A well-maintained slab with properly sealed penetrations lets in less radon than a cracked, heavily penetrated one. This is why foundation age and condition matter — older foundations accumulate more cracks and gaps over time.
3. Sub-slab material
The material between the bottom of your slab and the native soil determines how easily radon moves:
- Gravel or coarse aggregate: Excellent communication. Radon moves freely under the entire slab — which sounds bad, but actually makes mitigation very effective. One suction point can depressurize a large area.
- Packed clay or fine sand: Poor communication. Radon doesn't move freely, but mitigation is harder too — suction from one point doesn't travel far, potentially requiring multiple suction points.
- No sub-slab material (direct slab on native soil): Variable. Depends on native soil type.
4. Building pressure and ventilation
Your home operates as a pressure system. When indoor air pressure is lower than outdoor pressure — which happens naturally as warm air rises and is exhausted through upper-level openings — the house acts like a vacuum, drawing air (and radon) upward from the soil.
Factors that increase this "stack effect" and pull more radon in:
- Tighter construction (modern energy-efficient homes, or older homes that have been retrofitted for efficiency)
- Exhaust fans (kitchen, bathroom, whole-house) that depressurize the lower level
- Forced-air heating with returns concentrated on the upper floors, exhausting lower-level air
- Cold outdoor temperatures — the temperature differential between indoors and outdoors drives stronger stack effect in winter
This is why radon is higher in winter in most US climates — tighter building operation and stronger stack effect together pull more radon in.
Why Neighbors Have Different Levels
Two houses on the same street can test 2 pCi/L and 18 pCi/L. The reasons:
- Different foundation crack patterns (one had settling, one didn't)
- Different sub-slab material (one has gravel aggregate, one was poured direct on clay)
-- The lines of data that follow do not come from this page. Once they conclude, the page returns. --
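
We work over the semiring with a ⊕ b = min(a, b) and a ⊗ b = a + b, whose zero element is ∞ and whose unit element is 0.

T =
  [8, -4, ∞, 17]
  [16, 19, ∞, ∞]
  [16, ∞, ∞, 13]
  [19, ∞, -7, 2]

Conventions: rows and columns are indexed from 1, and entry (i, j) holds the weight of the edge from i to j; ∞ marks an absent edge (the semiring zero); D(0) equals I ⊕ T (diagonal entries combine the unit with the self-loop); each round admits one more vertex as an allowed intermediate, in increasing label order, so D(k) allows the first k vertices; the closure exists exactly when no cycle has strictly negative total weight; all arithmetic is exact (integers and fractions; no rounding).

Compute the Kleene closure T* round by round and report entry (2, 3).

D(0):
  [0, -4, ∞, 17]
  [16, 0, ∞, ∞]
  [16, ∞, 0, 13]
  [19, ∞, -7, 0]
D(1):
  [0, -4, ∞, 17]
  [16, 0, ∞, 33]
  [16, 12, 0, 13]
  [19, 15, -7, 0]
D(2):
  [0, -4, ∞, 17]
  [16, 0, ∞, 33]
  [16, 12, 0, 13]
  [19, 15, -7, 0]
D(3):
  [0, -4, ∞, 17]
  [16, 0, ∞, 33]
  [16, 12, 0, 13]
  [9, 5, -7, 0]
D(4):
  [0, -4, 10, 17]
  [16, 0, 26, 33]
  [16, 12, 0, 13]
  [9, 5, -7, 0]
Answer: T*[2][3] = 26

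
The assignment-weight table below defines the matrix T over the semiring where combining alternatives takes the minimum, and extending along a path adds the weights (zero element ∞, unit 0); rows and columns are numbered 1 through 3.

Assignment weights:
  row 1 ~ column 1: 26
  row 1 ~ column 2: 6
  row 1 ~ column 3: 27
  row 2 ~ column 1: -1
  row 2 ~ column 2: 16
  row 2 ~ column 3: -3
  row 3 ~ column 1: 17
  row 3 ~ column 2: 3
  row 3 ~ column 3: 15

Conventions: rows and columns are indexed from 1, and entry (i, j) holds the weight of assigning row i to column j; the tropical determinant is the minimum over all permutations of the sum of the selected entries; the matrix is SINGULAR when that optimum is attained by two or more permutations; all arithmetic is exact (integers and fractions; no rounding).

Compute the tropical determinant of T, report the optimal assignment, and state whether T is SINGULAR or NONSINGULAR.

σ = (1, 2, 3): 26 + 16 + 15 = 57
σ = (1, 3, 2): 26 + (-3) + 3 = 26
σ = (2, 1, 3): 6 + (-1) + 15 = 20
σ = (2, 3, 1): 6 + (-3) + 17 = 20
σ = (3, 1, 2): 27 + (-1) + 3 = 29
σ = (3, 2, 1): 27 + 16 + 17 = 60
Optimal value attained by: σ = (2, 1, 3).
Answer: det⊕(T) = 20; verdict: SINGULAR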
- Different HVAC systems creating different pressure dynamics
- One has an open sump pit (major entry point), one doesn't
- Different construction vintages — an older home may have more cracks than a newer one
You cannot predict your home's radon level from your neighbor's result. Only testing tells you where you stand.
What You Can Do
You can't change the geology under your home. What you can change:
- Test — know your actual level before assuming high or low
- Seal entry points — cracks, penetrations, sump pits
- Install a mitigation system — sub-slab depressurization prevents soil gas from entering regardless of geology or building pressure
Frequently Asked Questions
What causes radon in a house?
Radon is a naturally occurring radioactive gas produced by the decay of uranium in soil and rock. It rises from the ground as a gas and enters homes through cracks, gaps, and openings in foundations. Every home sits on soil that produces some radon — the question is how much enters the living space.
Why is radon higher in some homes than others?
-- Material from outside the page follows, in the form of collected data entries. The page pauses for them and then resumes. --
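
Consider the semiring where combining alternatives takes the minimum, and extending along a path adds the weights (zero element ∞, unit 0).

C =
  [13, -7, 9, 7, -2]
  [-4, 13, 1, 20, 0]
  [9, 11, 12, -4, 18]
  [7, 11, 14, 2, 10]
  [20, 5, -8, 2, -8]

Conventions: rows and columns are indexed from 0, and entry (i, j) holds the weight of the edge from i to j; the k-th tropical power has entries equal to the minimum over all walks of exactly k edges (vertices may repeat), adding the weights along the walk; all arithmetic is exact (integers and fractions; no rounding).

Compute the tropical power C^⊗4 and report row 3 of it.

C^⊗2:
  [-11, 3, -10, 0, -10]
  [9, -11, -8, -3, -8]
  [3, 2, 10, -2, 6]
  [7, 0, 2, 4, 2]
  [1, -3, -16, -12, -16]
C^⊗3:
  [-1, -18, -18, -14, -18]
  [-15, -3, -16, -12, -16]
  [-2, -4, -2, 0, -2]
  [-4, 0, -6, -2, -6]
  [-7, -11, -24, -20, -24]
C^⊗4:
  [-22, -13, -26, -22, -26]
  [-7, -22, -24, -20, -24]
  [-8, -9, -10, -6, -10]
  [-4, -11, -14, -10, -14]
  [-15, -19, -32, -28, -32]
Answer: row 3 of C^⊗4 = [-4, -11, -14, -10, -14]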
Four main factors: the uranium content of local geology, the type and condition of the foundation, the sub-slab material (gravel vs. clay vs. packed earth), and how well the building is sealed. Two identical houses on the same street can test 5× apart due to differences in foundation cracks, sub-slab air movement, and HVAC pressure.
Does radon come from building materials?
Rarely in the US. Some building materials (certain concrete blocks, granite countertops, some imported tiles) can off-gas small amounts of radon, but soil gas is the dominant source in the vast majority of American homes. Building material radon is a minor, secondary contributor.